US investor buys Sudanese warlord’s land
By Javier Blas and William Wallis in London
Published: January 9 2009 23:18 Financial Times
A US businessman backed by former CIA and state department officials says he has secured a vast tract of fertile land in south Sudan from the family of a notorious warlord, in post-colonial Africa’s biggest private land deal.
Philippe Heilberg, a former Wall Street banker and chairman of New York-based Jarch Capital, told the Financial Times he had gained leasehold rights to 400,000 hectares of land – an area the size of Dubai – by taking a majority stake in a company controlled by the son of Paulino Matip.
Mr Matip fought on both sides in Sudan’s lengthy civil war but became deputy commander of the army in the autonomous southern region after a 2005 peace agreement.
The deal, between Mr Heilberg’s affiliate company in the Virgin Islands and Gabriel Matip, is a striking example of how the recent spike in global commodity food prices has encouraged foreign investors and governments to scramble for control of arable land in Africa, even in its remotest parts.
In contrast to land deals between foreign investors and governments, Mr Heilberg is gambling on a warlord’s continuing control of a region where his militia operated in the civil war between Khartoum and south Sudan.
“You have to go to the guns, this is Africa,” Mr Heilberg said by phone from New York. He refused to disclose how much he had paid for the lease.
Jarch Management Group is linked to Jarch Capital, a US investment company that counts on its board former US state department and intelligence officials, including Joseph Wilson, a former ambassador and expert on Africa, who acts as vice-chairman; and Gwyneth Todd, who was an adviser on Middle Eastern and North African affairs at the Pentagon and under former president Bill Clinton at the White House.

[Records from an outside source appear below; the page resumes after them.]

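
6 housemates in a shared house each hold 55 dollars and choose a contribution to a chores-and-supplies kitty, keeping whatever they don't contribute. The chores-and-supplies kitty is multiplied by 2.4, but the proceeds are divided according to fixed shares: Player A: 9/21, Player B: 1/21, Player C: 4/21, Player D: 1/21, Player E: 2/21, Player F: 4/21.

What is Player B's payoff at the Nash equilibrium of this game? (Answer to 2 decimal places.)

61.29 dollars

For player j, contributing a unit is worthwhile iff 2.4 × (j's share) ≥ 1, i.e. iff j's share is at least 0.4167.
The only share above 0.4167 is Player A's 9/21, contributing 55; the remaining 5 contribute 0. Total contributed: 55.
Player B keeps 55 and receives 2.4 × 55 × 1/21 = 6.29 from the chores-and-supplies kitty, for a payoff of 61.29.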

Laws on land ownership in south Sudan remain vague, and have yet to be clarified in a planned land act. For this reason, some foreign experts on Sudan as well as officials in the regional government, speaking on condition of anonymity, doubted Mr Heilberg could assert legal rights over such a vast tract of land. The deal is second only in size to the recent lease of 1.3m hectares by South Korea’s Daewoo from the government of Madagascar.
Mr Heilberg is unconcerned. He believes that several African states, Sudan included, but possibly also Nigeria, Ethiopia and Somalia, are likely to break apart in the next few years, and that the political and legal risks he is taking will be amply rewarded.

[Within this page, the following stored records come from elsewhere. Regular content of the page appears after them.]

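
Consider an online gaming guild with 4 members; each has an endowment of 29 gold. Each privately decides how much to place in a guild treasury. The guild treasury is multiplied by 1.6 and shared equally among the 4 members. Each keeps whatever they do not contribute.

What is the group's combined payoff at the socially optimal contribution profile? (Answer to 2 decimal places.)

185.60 gold

Each contributed unit returns 1.600 to the group as a whole (0.4000 to each of 4 players), which exceeds 1, so the social optimum is full contribution: group total = 1.600 × 116 = 185.60.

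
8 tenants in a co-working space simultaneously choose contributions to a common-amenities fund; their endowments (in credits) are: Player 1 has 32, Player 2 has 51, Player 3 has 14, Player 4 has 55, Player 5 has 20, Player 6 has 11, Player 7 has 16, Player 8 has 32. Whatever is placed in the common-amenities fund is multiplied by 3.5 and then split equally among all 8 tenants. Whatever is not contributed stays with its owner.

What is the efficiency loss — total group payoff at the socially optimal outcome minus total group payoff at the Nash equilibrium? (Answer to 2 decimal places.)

The private return per contributed unit is 3.5/8 = 0.4375 < 1 for every player regardless of endowment, so the Nash equilibrium is zero contribution and the group total is Σ E_j = 32 + 51 + 14 + 55 + 20 + 11 + 16 + 32 = 231.
Each contributed unit returns 3.500 to the group, so the social optimum is full contribution by everyone: group total = 3.500 × 231 = 808.50.
Efficiency loss = (3.500 − 1) × 231 = 577.50.

577.50 credits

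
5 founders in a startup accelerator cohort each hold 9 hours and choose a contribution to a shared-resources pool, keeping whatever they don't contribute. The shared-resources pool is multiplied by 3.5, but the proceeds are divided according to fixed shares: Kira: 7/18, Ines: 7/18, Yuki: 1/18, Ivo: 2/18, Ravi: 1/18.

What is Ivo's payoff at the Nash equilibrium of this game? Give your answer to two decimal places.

16.00 hours

A player with share s gets back 3.5·s per unit contributed, so full contribution is dominant for anyone with s > 1/3.5 = 0.2857 and zero contribution is dominant for anyone below.
The shares above 0.2857 belong to Kira and Ines, contributing 9 each; the remaining 3 contribute 0. Total contributed: 18.
Ivo keeps 9 and receives 3.5 × 18 × 2/18 = 7.00 from the shared-resources pool, for a payoff of 16.00.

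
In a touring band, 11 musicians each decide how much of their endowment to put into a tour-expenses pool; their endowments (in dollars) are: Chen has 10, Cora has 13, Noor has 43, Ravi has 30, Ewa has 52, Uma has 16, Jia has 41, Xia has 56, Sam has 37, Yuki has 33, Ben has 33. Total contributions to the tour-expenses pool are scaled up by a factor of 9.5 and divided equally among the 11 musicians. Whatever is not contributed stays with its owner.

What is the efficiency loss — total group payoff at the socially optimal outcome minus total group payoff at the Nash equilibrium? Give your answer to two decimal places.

The private return per contributed unit is 9.5/11 = 0.8636 < 1 for every player regardless of endowment, so the Nash equilibrium is zero contribution and the group total is Σ E_j = 10 + 13 + 43 + 30 + 52 + 16 + 41 + 56 + 37 + 33 + 33 = 364.
Each contributed unit returns 9.500 to the group, so the social optimum is full contribution by everyone: group total = 9.500 × 364 = 3458.00.
Efficiency loss = (9.500 − 1) × 364 = 3094.00.

3094.00 dollars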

“If you bet right on the shifting of sovereignty then you are on the ground floor. I am constantly looking at the map and looking if there is any value,” he said, adding that he was also in contact with rebels in Sudan’s western region of Darfur, dissidents in Ethiopia and the government of the breakaway state of Somaliland, among others.
The company was embroiled in a dispute with the south Sudan government over its claims to exploration rights for oil.
Mr Heilberg said Jarch had no expertise in agricultural development but would be seeking joint venture partners to cultivate the land, which is in one of the remotest parts of Sudan, in a region bordering the Nile river but with no tarred roads.